В конце концов я пришел к убеждению, что тут ничем не поможешь. Создавая портреты человека, мы постепенно каждым своим взглядом убиваем его, подобно тому как биологи убивают препарируемое животное, и когда мы умертвим его до конца, он оживает на нашей картине. С той лишь разницей, что одиночество человека на полотне полнее, нежели одиночество мертвеца в земле.
В этом – искусство портрета. Начинающие и бездарные художники не умеют писать портреты, ибо они не умеют их выделить, изолировать, «препарировать». Плохой портрет сразу узнаешь: человек на нем подавлен, опутан и связан окружающим, в котором он словно продолжает частично жить, потому что художник то ли не осмелился, то ли не сумел одолеть тяжкий труд изоляции и высвобождения, «убийства» и «увековечивания» прототипа.
У меня всегда вызывает подозрения фраза: есть тысяча способов рисовать. Откуда тысяча? И почему тысяча? Если есть больше одного, то тогда определенно есть и больше тысячи. Тогда границы нет. И какая польза в том, что их тысяча, если каждому из нас ведом и знаком только один. Значит, для каждого художника существует только один способ. Те, для кого существует тысяча способов, – те не художники. Итак, мы квиты.
Еще будучи молодым человеком, я втолковывал это на тертулиях[1] пылким болтунам и бездельникам. Я и сейчас выражаюсь не бог весть как гладко, а в молодости и вовсе был лишен дара ясно и убедительно излагать свои мысли. Впрочем, этот сорт людей никто не в силах убедить. Припоминаю, еще тогда я говорил: для меня существует лишь один способ рисования. Это способ моей покойной тетки Аннунсиаты из Фуэнте-де-Тодос. Ребенком я наблюдал, как моя тетка учила свою дочь, девочку чуть постарше меня, ткать. Девочка сидела за станком, тетка устраивалась рядом. Челнок бегал, станок стучал, но шум его то и дело перекрывал крик моей тетки:
– Сбивай, сбивай лучше! Чего жалеешь? Сбивай крепче!

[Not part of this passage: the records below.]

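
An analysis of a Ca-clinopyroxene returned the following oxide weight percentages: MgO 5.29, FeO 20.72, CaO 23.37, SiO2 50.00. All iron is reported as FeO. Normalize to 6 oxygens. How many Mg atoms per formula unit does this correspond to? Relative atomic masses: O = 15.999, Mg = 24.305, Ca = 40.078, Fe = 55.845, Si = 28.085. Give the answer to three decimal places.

0.315 Mg apfu

MgO (M=40.304): mol = 0.13125; Mg = 0.13125, O = 0.13125.
FeO (M=71.844): mol = 0.28840; Fe = 0.28840, O = 0.28840.
CaO (M=56.077): mol = 0.41675; Ca = 0.41675, O = 0.41675.
SiO2 (M=60.083): mol = 0.83218; Si = 0.83218, O = 1.66436.
ΣO = 2.50076; factor = 6/ΣO = 2.39927.
Mg apfu = 0.13125 × 2.39927 = 0.315.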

Девочка сгибалась от этих слов и била изо всех сил, но тетке все время казалось, что ткань недостаточно частая и плотная. Целыми днями она сидела над девочкой и пронзительно кричала в ее белый пробор в черных волосах:
– Сбивай! Плотней! Не сито ткешь!
Всю свою жизнь я руководствовался девизом этой простой и резкой женщины. (Мастера в своем деле всегда отличаются резкостью.) Как бы ни потешались мадридские снобы и реформаторы и не посмеивались над рецептом «тетки из Фуэнте-де-Тодос», я знаю, что всякий раз, когда я давал воображению волю, когда я не сбивал и не ужимал натуру, я делал плохую картину. Это не значит, что все прочие удачны, но в них я делал все, что мог и умел, для того чтоб они удались.
Правда, мне говорили, что я обходил трудности и выбирал самый легкий путь воздействия на зрителей, доводя какое-нибудь одно место в картине до карикатуры. Первое – совершенно неправильно, а второе – лишь частично. Я не обходил трудности, я часто преодолевал их, но, преодолев, вплетал их и вбивал в это «акцентируемое» место. Знайте, что на каждой картине есть лишь одно место, которое создает иллюзию подлинности, подлинности для зрителя. Оно единственное обладает решающей силой как подпись на векселе. Это может быть рука, или глаза, или просто металлическая пуговица, освещенная особенным образом.
– Я всегда поражаюсь и жалею себя, когда думаю о том, с каким небольшим запасом знаний и с каким обилием предрассудков и опасных страстей я когда-то вступал в жизнь. В те времена думать об основных проблемах жизни было непростительным пороком. Таково было общество. И мне, невежественному и честолюбивому живописцу, это пришлось по сердцу. Но позже, когда я услыхал, как это самое общество скрипит по всем швам, перед моими глазами прошло столько стыда и срама, что даже скотина на моем месте начала бы размышлять и делать выводы.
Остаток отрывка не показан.